Opinión

Mandela y el factor humano

William Chislett | Sábado 27 de diciembre de 2008
Pocas figuras son tan globalmente admiradas como Nelson Mandela que fue encarcelado durante 27 años por luchar en contra del sistema del apartheid y luego fue el primer presidente de Sudáfrica (1994-99) elegido bajo sufragio universal. Compartió el Premio Nobel de la Paz en 1993 con Frederik Willem de Klerk, su antecesor en el puesto quien derogó las leyes segregacionistas y liberó a Mandela. Se han publicado muchos libros sobre esta fascinante historia, pero ninguno tan original como el de John Carlin quien por primera vez lo relata vía el prisma del deporte de rugby, una religión para los afrikáners, la fuerza blanca dominante cuyas raíces están en los colonizadores del siglo XVII y cuyos partidos políticos controlaron el país desde 1948 hasta el fin del apartheid.

Durante sus largos años en la cárcel, Mandela llegó a la conclusión de que la única manera de convencer a los blancos que un hombre, un voto no terminara en una catástrofe, fue ganar sus corazones, y la mejor vía de hacerlo era estudiando profundamente su cultura y, en particular, su pasión por el rugby, un deporte bruto para una gente bruta. Para los blancos los Springboks, el equipo nacional, eran dioses y para los negros uno de los símbolos más odiados del apartheid.

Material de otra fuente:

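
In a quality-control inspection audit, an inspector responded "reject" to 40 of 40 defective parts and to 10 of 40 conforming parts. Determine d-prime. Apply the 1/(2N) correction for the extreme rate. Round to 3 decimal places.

The hit rate is 40/40 = 1, so apply the 1/(2N) correction: H → 1 − 1/(2·40) = 0.98750.
z(H) = z(0.98750) = 2.2414
z(FA) = z(0.25000) = -0.6745
d' = 2.2414 − (-0.6745) = 2.9159

d-prime = 2.916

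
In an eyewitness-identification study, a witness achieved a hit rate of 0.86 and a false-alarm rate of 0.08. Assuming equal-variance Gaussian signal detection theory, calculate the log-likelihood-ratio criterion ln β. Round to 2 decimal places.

ln β = 0.40

z(H) = z(0.86) = 1.080
z(FA) = z(0.08) = -1.405
ln β = −½·[z(H)² − z(FA)²] = −0.5 × (1.166 − 1.974) = 0.404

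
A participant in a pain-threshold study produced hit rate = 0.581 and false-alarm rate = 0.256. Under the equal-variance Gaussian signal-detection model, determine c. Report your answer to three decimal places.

Φ⁻¹(H) = 0.2045
Φ⁻¹(FA) = -0.6557
c = −½·[z(H) + z(FA)] = −0.5 × (0.2045 + (-0.6557)) = 0.2256
c > 0: the participant has a conservative response bias.

c = 0.226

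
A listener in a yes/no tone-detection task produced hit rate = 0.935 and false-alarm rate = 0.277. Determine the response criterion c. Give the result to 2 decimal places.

z(0.935) = 1.514, z(0.277) = -0.592
c = −½·[z(H) + z(FA)] = −0.5 × (1.514 + (-0.592)) = -0.461

c = -0.46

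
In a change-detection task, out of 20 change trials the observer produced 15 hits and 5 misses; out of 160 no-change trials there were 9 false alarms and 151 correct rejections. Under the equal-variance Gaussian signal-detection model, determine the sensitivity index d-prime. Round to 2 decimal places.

H = 15/20 = 0.7500
FA = 9/160 = 0.0563
z(H) = z(0.7500) = 0.6745
z(FA) = z(0.0563) = -1.5866
d' = z(H) − z(FA) = 0.6745 − (-1.5866) = 2.2611

d-prime = 2.26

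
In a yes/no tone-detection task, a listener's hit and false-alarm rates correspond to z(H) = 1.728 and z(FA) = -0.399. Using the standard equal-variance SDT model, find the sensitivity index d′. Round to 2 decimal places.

d' = z(H) − z(FA) = 1.728 − (-0.399) = 2.127

d′ = 2.13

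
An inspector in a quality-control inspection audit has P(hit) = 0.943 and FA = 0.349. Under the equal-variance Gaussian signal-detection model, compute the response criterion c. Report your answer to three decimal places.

Φ⁻¹(0.943) = 1.5805, Φ⁻¹(0.349) = -0.3880
c = −½·[z(H) + z(FA)] = −0.5 × (1.5805 + (-0.3880)) = -0.59625

c = -0.596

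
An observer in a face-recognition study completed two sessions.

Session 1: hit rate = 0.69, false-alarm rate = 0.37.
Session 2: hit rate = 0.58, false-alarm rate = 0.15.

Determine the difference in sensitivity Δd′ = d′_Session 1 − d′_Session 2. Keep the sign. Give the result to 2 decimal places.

Δd′ = -0.41

Session 1: z(0.69) = 0.496, z(0.37) = -0.332, d' = 0.828
Session 2: z(0.58) = 0.202, z(0.15) = -1.036, d' = 1.238
Δd' = d'_Session 1 − d'_Session 2 = 0.828 − 1.238 = -0.410
Session 2 has the higher sensitivity.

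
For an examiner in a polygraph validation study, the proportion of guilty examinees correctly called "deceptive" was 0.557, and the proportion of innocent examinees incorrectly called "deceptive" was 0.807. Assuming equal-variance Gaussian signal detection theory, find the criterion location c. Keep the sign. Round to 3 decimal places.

z(H) = 0.1434
z(FA) = 0.8669
c = −½·[z(H) + z(FA)] = −0.5 × (0.1434 + 0.8669) = -0.50515

c = -0.505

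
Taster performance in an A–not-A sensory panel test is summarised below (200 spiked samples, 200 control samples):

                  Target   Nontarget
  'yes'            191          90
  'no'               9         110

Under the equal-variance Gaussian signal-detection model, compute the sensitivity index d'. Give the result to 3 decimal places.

d' = 1.821

H = 191/200 = 0.9550
FA = 90/200 = 0.4500
z(H) = 1.6954
z(FA) = -0.1257
d' = z(H) − z(FA) = 1.6954 − (-0.1257) = 1.8211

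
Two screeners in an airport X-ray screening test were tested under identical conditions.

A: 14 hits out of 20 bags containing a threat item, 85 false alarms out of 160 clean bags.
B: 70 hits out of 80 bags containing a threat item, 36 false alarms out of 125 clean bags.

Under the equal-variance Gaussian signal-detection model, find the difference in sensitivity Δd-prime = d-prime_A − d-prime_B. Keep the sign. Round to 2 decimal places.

Δd-prime = -1.26

A: z(0.7000) = 0.524, z(0.5312) = 0.078, d' = 0.446
B: z(0.8750) = 1.150, z(0.2880) = -0.559, d' = 1.709
Δd' = d'_A − d'_B = 0.446 − 1.709 = -1.263
B has the higher sensitivity.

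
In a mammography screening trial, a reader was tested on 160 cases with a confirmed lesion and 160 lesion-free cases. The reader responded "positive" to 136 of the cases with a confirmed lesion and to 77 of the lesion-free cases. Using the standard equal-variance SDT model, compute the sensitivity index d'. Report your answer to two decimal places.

d' = 1.08

H = 136/160 = 0.8500
FA = 77/160 = 0.4813
Φ⁻¹(H) = 1.0364
Φ⁻¹(FA) = -0.0469
d' = z(H) − z(FA) = 1.0364 − (-0.0469) = 1.0833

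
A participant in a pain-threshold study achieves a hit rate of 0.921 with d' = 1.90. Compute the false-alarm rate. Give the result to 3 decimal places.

false-alarm rate = 0.313

z(hit rate) = z(0.921) = 1.4118
z(FA) = z(H) − d' = 1.4118 − 1.90 = -0.4882
false-alarm rate = Φ(-0.4882) = 0.3127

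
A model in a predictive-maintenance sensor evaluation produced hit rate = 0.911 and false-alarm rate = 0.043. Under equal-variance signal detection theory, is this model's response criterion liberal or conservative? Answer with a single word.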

Mandela vio al rugby como una herramienta para la reconciliación (“Un Equipo, Un País”) y activamente apoyo la candidatura de su país para albergar la Copa Mundial en 1995 – ganada por los Springboks.

El libro de Carlin – “Playing the Game, Nelson Mandela and the Game that Made a Nation” (Penguin) – que la editorial Seix Barral publicará en enero en español, cuenta esta historia algo surrealista desde los ojos de personajes como Desmond Tutu, el arzobispo anglicano de Ciudad de Cabo y ganador del Premio Nobel de la Paz (en 1984), Justice Bekebeke, sentenciado a muerte por matar a un policía que hirió a un niño durante una manifestación y luego fue indultado, Niel Barnard, jefe del servicio de inteligencia, y los gemelos afrikáners, Braam y Constand Viljoen. Braam se opuso al apartheid, en principio desde su trabajo como dominee en la Iglesia Reformada Holandesa, y Constand encarnó el sistema llegando al ser el comandante máximo de las Fuerzas de Defensa. Como corresponsal de The Independent, un periódico británico, en Sudáfrica desde 1989 hasta 1995 durante su transición a democracia Carlin conoció a todos los actores de un drama que pudiera haber terminado en una guerra civil. Antes de su traslado a Sudáfrica, Carlin y yo fuimos colegas y amigos en México al comienzo de los 80.

Mandela empezó a usar sus formidables dotes de persuasión y conocimientos de rugby en la cárcel donde impresionó tanto a sus carceleros que consiguió un calientaplatos: recibió demasiado para comer y demasiado poco para cenar y le gustaba conservar algo para la cena pero se enfriaba. Luego, negociando con sus adversarios, le gustaba hacerles relajar sirviéndoles té el mismo como si fuera un sirviente. Si Mandela se hubiera quedado como presidente y negociado con el tirano Robert Mugabe, es posible que el drama que Zimbabwe vive hoy se hubiera evitado. Sudáfrica, como dijo Tutu esta semana, ha perdido la posición de superioridad moral al no hacer frente a Mugabe.

Tal vez sirva a los partidos políticos de España el ejemplo de Mandela usando el deporte para construir una nación. Es llamativo que las grandes victorias de España en los últimos años en tenis, fútbol y ciclismo han sido celebradas en todas las comunidades autónomas como victorias para todo el país y no solo para una autonomía en particular.